Many dentists and pediatric dentists in Alabama have been cheered by the arrival of the federal-state Children’s Health Insurance Program, known here as “ALL Kids.” The program, just a couple of years old, is for children from low-income families that make too much money to qualify for Medicaid under Alabama’s tight standards.

In a surprise to program officials, dental care has been a huge part of ALL Kids, accounting for 20 percent of expenditures the first year and reaching almost 12,000 children. Officials say that testifies to the pent-up need for such care in Alabama.

But the sad irony is that ALL Kids appears to be drawing private practice dentists away from Medicaid, which covers the poorest children. Dentists willing to participate in one of those programs, but not both, are choosing All Kids, said Merritt, the Florence dentist. That’s because its claims processing has been simpler, its reimbursement rates higher and its children (from somewhat better off families) less prone to break appointments or misbehave in the dentist’s office.

Dr. Mary McIntyre, the physician in charge of Alabama Medicaid’s dental program, confirmed that she had heard from dentists who said, “‘I’m not going to take Medicaid anymore. I’m taking ALL Kids.'”

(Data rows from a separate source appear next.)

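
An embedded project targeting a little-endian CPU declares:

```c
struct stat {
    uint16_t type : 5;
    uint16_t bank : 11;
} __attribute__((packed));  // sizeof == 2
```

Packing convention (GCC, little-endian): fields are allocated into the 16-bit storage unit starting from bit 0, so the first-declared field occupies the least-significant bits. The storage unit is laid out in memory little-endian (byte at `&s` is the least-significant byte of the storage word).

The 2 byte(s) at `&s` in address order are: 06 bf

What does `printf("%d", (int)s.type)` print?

6

[0]=0x06 [1]=0xbf (little-endian) → word 0xbf06
type:5 @ bit 0 → (0xbf06>>0)&0x1f = 0x6  ←
bank:11 @ bit 5 → (0xbf06>>5)&0x7ff = 0x5f8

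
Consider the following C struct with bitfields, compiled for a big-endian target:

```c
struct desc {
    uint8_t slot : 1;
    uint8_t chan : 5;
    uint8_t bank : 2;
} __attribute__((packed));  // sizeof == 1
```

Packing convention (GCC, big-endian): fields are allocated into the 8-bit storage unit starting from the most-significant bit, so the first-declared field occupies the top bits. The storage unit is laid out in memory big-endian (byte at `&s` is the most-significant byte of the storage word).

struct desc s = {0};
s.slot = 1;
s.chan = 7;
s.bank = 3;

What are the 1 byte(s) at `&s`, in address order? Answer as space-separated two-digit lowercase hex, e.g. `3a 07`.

9f

[7+:1] slot=1 & 0x1 = 0x1; word=0x80
[2+:5] chan=7 & 0x1f = 0x7; word=0x9c
[0+:2] bank=3 & 0x3 = 0x3; word=0x9f
word = 0x9f → big-endian bytes:
  [0]=0x9f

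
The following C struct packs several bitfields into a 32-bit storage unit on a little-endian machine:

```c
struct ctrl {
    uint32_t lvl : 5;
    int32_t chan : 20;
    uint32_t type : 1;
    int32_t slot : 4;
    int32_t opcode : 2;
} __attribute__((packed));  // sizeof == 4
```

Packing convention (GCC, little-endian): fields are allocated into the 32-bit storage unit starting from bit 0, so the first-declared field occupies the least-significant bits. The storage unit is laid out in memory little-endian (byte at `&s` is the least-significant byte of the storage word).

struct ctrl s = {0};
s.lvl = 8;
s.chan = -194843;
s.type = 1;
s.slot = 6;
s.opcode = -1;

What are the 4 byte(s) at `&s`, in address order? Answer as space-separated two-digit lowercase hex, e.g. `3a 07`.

a8 dc a0 db

lvl:5 = 8 → 0x8 << 0 → word 0x00000008
chan:20 = -194843 → 0xd06e5 << 5 → word 0x01a0dca8
type:1 = 1 → 0x1 << 25 → word 0x03a0dca8
slot:4 = 6 → 0x6 << 26 → word 0x1ba0dca8
opcode:2 = -1 → 0x3 << 30 → word 0xdba0dca8
word = 0xdba0dca8 → little-endian bytes:
  [0]=0xa8  [1]=0xdc  [2]=0xa0  [3]=0xdb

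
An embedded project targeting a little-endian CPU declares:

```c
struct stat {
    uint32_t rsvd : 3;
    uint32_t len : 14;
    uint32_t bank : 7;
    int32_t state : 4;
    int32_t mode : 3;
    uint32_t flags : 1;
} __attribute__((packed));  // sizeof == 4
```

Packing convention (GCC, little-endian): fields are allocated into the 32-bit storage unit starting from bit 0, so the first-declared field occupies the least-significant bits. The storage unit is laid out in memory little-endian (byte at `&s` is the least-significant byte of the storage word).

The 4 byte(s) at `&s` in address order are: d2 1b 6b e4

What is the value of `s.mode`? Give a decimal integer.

-2

[0]=0xd2 [1]=0x1b [2]=0x6b [3]=0xe4 (little-endian) → word 0xe46b1bd2
rsvd:3 @ bit 0 → (0xe46b1bd2>>0)&0x7 = 0x2
len:14 @ bit 3 → (0xe46b1bd2>>3)&0x3fff = 0x237a
bank:7 @ bit 17 → (0xe46b1bd2>>17)&0x7f = 0x35
state:4 @ bit 24 → (0xe46b1bd2>>24)&0xf = 0x4
mode:3 @ bit 28 → (0xe46b1bd2>>28)&0x7 = 0x6  ←
flags:1 @ bit 31 → (0xe46b1bd2>>31)&0x1 = 0x1
mode signed 3b, MSB=1: 6 - 8 = -2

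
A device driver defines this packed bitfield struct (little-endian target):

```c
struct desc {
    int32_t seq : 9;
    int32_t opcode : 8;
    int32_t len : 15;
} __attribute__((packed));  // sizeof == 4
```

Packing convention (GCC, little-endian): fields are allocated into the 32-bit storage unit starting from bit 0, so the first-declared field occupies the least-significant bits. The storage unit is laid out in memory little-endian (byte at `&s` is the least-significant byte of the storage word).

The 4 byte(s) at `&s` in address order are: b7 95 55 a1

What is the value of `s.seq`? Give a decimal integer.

[0]=0xb7 [1]=0x95 [2]=0x55 [3]=0xa1 (little-endian) → word 0xa15595b7
seq:9 @ bit 0 → (0xa15595b7>>0)&0x1ff = 0x1b7  ←
opcode:8 @ bit 9 → (0xa15595b7>>9)&0xff = 0xca
len:15 @ bit 17 → (0xa15595b7>>17)&0x7fff = 0x50aa
seq signed 9b, MSB=1: 439 - 512 = -73

-73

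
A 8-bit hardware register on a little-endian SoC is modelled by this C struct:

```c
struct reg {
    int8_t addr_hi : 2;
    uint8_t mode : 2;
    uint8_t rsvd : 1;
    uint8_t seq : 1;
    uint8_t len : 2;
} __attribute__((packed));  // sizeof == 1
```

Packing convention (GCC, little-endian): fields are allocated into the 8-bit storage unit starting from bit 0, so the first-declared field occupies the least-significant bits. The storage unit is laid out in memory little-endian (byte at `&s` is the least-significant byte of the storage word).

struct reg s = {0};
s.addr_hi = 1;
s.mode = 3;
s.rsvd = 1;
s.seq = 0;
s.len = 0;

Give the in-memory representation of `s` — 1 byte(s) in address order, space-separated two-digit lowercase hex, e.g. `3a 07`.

1d

addr_hi (2b) val=1 bits=0x1 at bit 0: 0x01
mode (2b) val=3 bits=0x3 at bit 2: 0x0d
rsvd (1b) val=1 bits=0x1 at bit 4: 0x1d
seq (1b) val=0 bits=0x0 at bit 5: 0x1d
len (2b) val=0 bits=0x0 at bit 6: 0x1d
word = 0x1d → little-endian bytes:
  [0]=0x1d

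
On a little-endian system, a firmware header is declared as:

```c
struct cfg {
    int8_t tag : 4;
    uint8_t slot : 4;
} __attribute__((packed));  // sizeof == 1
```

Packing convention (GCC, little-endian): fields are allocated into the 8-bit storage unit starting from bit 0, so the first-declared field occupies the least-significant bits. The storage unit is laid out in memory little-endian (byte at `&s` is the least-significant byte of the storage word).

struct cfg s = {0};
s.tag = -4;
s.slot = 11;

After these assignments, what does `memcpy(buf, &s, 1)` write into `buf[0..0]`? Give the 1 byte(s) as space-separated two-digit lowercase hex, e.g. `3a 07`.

bc

[0+:4] tag=-4 & 0xf = 0xc; word=0x0c
[4+:4] slot=11 & 0xf = 0xb; word=0xbc
word = 0xbc → little-endian bytes:
  [0]=0xbc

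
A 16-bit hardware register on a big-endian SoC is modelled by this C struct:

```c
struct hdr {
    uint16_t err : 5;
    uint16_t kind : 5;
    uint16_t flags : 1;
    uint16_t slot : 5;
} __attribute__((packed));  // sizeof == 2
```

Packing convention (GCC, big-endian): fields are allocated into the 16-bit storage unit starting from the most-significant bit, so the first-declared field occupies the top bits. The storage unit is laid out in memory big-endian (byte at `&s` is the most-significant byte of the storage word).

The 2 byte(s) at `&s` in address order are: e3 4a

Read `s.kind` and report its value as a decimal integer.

[0]=0xe3 [1]=0x4a (big-endian) → word 0xe34a
err:5 @ bit 11 → (0xe34a>>11)&0x1f = 0x1c
kind:5 @ bit 6 → (0xe34a>>6)&0x1f = 0xd  ←
flags:1 @ bit 5 → (0xe34a>>5)&0x1 = 0x0
slot:5 @ bit 0 → (0xe34a>>0)&0x1f = 0xa

13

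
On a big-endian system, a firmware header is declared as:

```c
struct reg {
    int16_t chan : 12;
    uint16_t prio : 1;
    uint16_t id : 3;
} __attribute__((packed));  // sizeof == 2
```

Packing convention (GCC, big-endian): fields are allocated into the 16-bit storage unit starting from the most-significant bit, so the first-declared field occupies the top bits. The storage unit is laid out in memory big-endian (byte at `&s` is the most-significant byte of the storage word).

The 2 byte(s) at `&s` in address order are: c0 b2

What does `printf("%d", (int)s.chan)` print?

-1013

[0]=0xc0 [1]=0xb2 (big-endian) → word 0xc0b2
chan:12 @ bit 4 → (0xc0b2>>4)&0xfff = 0xc0b  ←
prio:1 @ bit 3 → (0xc0b2>>3)&0x1 = 0x0
id:3 @ bit 0 → (0xc0b2>>0)&0x7 = 0x2
chan signed 12b, MSB=1: 3083 - 4096 = -1013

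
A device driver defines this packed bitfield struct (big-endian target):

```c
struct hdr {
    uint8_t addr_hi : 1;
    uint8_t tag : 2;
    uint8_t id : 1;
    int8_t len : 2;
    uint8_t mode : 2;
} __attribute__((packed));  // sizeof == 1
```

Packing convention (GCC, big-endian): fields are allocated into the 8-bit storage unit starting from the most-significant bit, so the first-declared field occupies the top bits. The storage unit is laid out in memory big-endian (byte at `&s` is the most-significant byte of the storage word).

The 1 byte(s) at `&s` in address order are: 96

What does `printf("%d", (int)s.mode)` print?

[0]=0x96 (big-endian) → word 0x96
addr_hi [7+:1] = (word>>7) & 0x1 = 1
tag [5+:2] = (word>>5) & 0x3 = 0
id [4+:1] = (word>>4) & 0x1 = 1
len [2+:2] = (word>>2) & 0x3 = 1
mode [0+:2] = (word>>0) & 0x3 = 2  ←

2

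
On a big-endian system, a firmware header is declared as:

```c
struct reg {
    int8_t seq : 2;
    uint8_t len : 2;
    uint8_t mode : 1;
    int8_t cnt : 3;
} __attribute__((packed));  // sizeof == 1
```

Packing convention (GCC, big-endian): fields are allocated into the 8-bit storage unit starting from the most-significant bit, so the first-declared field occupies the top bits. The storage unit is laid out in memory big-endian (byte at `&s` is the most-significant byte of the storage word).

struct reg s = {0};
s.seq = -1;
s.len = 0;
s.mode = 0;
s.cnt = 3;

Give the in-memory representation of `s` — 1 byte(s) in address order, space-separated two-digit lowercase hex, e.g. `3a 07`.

[6+:2] seq=-1 & 0x3 = 0x3; word=0xc0
[4+:2] len=0 & 0x3 = 0x0; word=0xc0
[3+:1] mode=0 & 0x1 = 0x0; word=0xc0
[0+:3] cnt=3 & 0x7 = 0x3; word=0xc3
word = 0xc3 → big-endian bytes:
  [0]=0xc3

c3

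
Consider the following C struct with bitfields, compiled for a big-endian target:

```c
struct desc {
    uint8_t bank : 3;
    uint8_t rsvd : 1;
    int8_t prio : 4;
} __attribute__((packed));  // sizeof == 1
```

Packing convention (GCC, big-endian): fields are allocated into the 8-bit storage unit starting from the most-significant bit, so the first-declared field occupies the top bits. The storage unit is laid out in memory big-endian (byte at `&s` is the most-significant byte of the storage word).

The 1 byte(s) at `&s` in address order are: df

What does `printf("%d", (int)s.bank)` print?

[0]=0xdf (big-endian) → word 0xdf
bank [5+:3] = (word>>5) & 0x7 = 6  ←
rsvd [4+:1] = (word>>4) & 0x1 = 1
prio [0+:4] = (word>>0) & 0xf = 15

6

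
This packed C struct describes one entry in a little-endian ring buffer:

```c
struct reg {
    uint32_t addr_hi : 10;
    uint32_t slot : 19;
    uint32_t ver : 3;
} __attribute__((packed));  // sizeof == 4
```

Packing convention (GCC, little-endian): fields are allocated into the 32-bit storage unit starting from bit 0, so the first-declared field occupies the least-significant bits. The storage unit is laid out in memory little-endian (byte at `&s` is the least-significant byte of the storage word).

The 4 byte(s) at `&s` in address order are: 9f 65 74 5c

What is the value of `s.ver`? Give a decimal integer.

2

[0]=0x9f [1]=0x65 [2]=0x74 [3]=0x5c (little-endian) → word 0x5c74659f
addr_hi:10 @ bit 0 → (0x5c74659f>>0)&0x3ff = 0x19f
slot:19 @ bit 10 → (0x5c74659f>>10)&0x7ffff = 0x71d19
ver:3 @ bit 29 → (0x5c74659f>>29)&0x7 = 0x2  ←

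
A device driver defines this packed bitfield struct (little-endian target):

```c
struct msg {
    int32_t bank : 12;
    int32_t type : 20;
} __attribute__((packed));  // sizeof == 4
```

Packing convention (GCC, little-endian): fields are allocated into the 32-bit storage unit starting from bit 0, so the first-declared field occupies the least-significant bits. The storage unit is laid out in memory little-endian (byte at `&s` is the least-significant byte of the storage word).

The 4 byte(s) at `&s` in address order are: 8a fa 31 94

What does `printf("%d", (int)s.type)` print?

[0]=0x8a [1]=0xfa [2]=0x31 [3]=0x94 (little-endian) → word 0x9431fa8a
bank [0+:12] = (word>>0) & 0xfff = 2698
type [12+:20] = (word>>12) & 0xfffff = 607007  ←
type signed 20b, MSB=1: 607007 - 1048576 = -441569

-441569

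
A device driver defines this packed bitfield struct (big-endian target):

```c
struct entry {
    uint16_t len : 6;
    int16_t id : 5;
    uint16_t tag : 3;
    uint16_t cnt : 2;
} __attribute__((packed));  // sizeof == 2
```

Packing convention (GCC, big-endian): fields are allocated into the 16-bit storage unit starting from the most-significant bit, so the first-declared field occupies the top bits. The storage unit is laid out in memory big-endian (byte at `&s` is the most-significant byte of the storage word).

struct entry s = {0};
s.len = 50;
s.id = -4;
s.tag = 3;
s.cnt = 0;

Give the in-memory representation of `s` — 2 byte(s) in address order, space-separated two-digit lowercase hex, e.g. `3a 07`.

len (6b) val=50 bits=0x32 at bit 10: 0xc800
id (5b) val=-4 bits=0x1c at bit 5: 0xcb80
tag (3b) val=3 bits=0x3 at bit 2: 0xcb8c
cnt (2b) val=0 bits=0x0 at bit 0: 0xcb8c
word = 0xcb8c → big-endian bytes:
  [0]=0xcb  [1]=0x8c

cb 8c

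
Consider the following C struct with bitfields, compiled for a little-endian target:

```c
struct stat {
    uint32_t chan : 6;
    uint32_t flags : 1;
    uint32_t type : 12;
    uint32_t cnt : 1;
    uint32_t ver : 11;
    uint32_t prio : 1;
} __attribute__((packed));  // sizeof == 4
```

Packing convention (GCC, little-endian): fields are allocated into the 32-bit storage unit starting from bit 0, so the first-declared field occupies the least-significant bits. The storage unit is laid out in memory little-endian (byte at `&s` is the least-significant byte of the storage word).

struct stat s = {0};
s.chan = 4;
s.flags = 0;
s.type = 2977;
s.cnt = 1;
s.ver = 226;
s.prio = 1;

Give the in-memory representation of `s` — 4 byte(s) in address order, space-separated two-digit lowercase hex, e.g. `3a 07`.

84 d0 2d 8e

[0+:6] chan=4 & 0x3f = 0x4; word=0x00000004
[6+:1] flags=0 & 0x1 = 0x0; word=0x00000004
[7+:12] type=2977 & 0xfff = 0xba1; word=0x0005d084
[19+:1] cnt=1 & 0x1 = 0x1; word=0x000dd084
[20+:11] ver=226 & 0x7ff = 0xe2; word=0x0e2dd084
[31+:1] prio=1 & 0x1 = 0x1; word=0x8e2dd084
word = 0x8e2dd084 → little-endian bytes:
  [0]=0x84  [1]=0xd0  [2]=0x2d  [3]=0x8e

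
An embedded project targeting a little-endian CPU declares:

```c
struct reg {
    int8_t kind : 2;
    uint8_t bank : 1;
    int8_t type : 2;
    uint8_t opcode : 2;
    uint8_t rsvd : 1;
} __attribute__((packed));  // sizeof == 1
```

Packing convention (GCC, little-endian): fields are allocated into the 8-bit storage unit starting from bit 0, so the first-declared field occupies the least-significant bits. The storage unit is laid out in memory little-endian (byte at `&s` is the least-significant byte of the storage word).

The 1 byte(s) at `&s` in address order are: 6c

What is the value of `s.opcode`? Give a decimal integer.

[0]=0x6c (little-endian) → word 0x6c
kind [0+:2] = (word>>0) & 0x3 = 0
bank [2+:1] = (word>>2) & 0x1 = 1
type [3+:2] = (word>>3) & 0x3 = 1
opcode [5+:2] = (word>>5) & 0x3 = 3  ←
rsvd [7+:1] = (word>>7) & 0x1 = 0

3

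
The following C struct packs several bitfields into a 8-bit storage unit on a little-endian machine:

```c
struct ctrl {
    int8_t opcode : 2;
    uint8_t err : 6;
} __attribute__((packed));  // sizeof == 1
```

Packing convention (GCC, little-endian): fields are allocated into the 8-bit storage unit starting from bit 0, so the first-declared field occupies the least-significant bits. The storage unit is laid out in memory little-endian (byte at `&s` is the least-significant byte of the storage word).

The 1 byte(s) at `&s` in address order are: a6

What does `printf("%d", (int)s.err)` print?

41

[0]=0xa6 (little-endian) → word 0xa6
opcode:2 @ bit 0 → (0xa6>>0)&0x3 = 0x2
err:6 @ bit 2 → (0xa6>>2)&0x3f = 0x29  ←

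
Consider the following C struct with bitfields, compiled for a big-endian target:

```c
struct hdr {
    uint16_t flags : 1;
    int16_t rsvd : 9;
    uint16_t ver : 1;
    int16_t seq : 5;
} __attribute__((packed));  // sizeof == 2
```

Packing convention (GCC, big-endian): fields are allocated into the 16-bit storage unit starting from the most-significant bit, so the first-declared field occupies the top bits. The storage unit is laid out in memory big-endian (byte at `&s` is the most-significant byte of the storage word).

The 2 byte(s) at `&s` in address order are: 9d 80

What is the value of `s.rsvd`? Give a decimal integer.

118

[0]=0x9d [1]=0x80 (big-endian) → word 0x9d80
flags [15+:1] = (word>>15) & 0x1 = 1
rsvd [6+:9] = (word>>6) & 0x1ff = 118  ←
ver [5+:1] = (word>>5) & 0x1 = 0
seq [0+:5] = (word>>0) & 0x1f = 0
rsvd signed 9b, MSB=0: value = 118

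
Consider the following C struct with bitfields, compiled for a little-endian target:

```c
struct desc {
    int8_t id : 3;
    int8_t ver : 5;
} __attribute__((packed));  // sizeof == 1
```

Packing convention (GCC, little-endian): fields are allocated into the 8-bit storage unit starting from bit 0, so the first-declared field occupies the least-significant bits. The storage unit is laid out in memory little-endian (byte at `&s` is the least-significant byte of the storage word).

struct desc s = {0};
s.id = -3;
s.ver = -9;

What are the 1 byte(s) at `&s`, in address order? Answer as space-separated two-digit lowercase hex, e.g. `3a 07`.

bd

[0+:3] id=-3 & 0x7 = 0x5; word=0x05
[3+:5] ver=-9 & 0x1f = 0x17; word=0xbd
word = 0xbd → little-endian bytes:
  [0]=0xbd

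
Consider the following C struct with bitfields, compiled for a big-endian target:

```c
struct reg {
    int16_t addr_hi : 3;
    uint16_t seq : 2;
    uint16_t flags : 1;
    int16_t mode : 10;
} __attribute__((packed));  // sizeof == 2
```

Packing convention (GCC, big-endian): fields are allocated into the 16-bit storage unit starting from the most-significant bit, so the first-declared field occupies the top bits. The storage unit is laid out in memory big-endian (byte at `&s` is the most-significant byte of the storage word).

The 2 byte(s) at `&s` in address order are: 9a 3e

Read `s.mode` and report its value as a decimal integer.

[0]=0x9a [1]=0x3e (big-endian) → word 0x9a3e
addr_hi:3 @ bit 13 → (0x9a3e>>13)&0x7 = 0x4
seq:2 @ bit 11 → (0x9a3e>>11)&0x3 = 0x3
flags:1 @ bit 10 → (0x9a3e>>10)&0x1 = 0x0
mode:10 @ bit 0 → (0x9a3e>>0)&0x3ff = 0x23e  ←
mode signed 10b, MSB=1: 574 - 1024 = -450

-450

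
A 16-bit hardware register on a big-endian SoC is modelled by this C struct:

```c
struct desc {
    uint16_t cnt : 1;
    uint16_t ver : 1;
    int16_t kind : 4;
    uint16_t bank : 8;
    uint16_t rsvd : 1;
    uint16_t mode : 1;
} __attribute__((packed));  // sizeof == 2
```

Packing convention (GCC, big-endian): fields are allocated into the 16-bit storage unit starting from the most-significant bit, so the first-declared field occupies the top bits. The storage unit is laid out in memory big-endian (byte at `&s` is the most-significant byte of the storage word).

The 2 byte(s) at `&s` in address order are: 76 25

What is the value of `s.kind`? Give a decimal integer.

-3

[0]=0x76 [1]=0x25 (big-endian) → word 0x7625
cnt [15+:1] = (word>>15) & 0x1 = 0
ver [14+:1] = (word>>14) & 0x1 = 1
kind [10+:4] = (word>>10) & 0xf = 13  ←
bank [2+:8] = (word>>2) & 0xff = 137
rsvd [1+:1] = (word>>1) & 0x1 = 0
mode [0+:1] = (word>>0) & 0x1 = 1
kind signed 4b, MSB=1: 13 - 16 = -3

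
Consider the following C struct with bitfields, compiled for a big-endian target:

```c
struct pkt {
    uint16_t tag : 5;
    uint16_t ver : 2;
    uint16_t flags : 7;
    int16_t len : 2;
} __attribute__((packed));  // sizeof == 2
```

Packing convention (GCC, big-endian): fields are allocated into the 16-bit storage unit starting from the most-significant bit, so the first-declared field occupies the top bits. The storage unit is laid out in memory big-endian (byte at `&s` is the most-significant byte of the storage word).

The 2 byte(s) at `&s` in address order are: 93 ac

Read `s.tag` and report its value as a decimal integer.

18

[0]=0x93 [1]=0xac (big-endian) → word 0x93ac
tag [11+:5] = (word>>11) & 0x1f = 18  ←
ver [9+:2] = (word>>9) & 0x3 = 1
flags [2+:7] = (word>>2) & 0x7f = 107
len [0+:2] = (word>>0) & 0x3 = 0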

Two state task forces have formed to consider ways to improve dental care for poor children, and in a handful of counties, local leaders have raised money or sought grants to create part-time dental clinics. Siegelman has launched a “Smile Alabama” campaign to recruit dentists into the Medicaid program. And Alabama is one of eight states selected by the National Governor’s Association to be part of a “policy academy” for improving oral health care.

But for now, Alabama continues to be a state where access to dental care for poor children often means a long wait and a long ride.

Nicole Willingham lives in Albertville, in north Alabama, and has been unable to find a local dentist willing to accept Medicaid payment for treating her two children, Brittany, 9, and Jacob, 7.

On a recent Thursday afternoon, Ms. Willingham and her mother, Rebecca Whitehead, pulled the kids out of school and drove them from Albertville to Birmingham, so Brittany could have a long-awaited appointment at UAB for further treatment of extensive cavities. Jacob had cavities too, and they thought he had an appointment. But it wasn’t on the books, so they had to reschedule and plan another trip.

UAB has become the children’s regular source of dental care. The trip one-way is 79 miles, and there’s no telling how many dentists’ offices the Willinghams pass along the way. Ms. Willingham is grateful for the care her children get at UAB, but sorry it’s so hard to come by.

Dental care pilgrimage days are always long days, she said.

“We never get home till after dark.”

(Register Staff Reporter William Rabb contributed to this article.)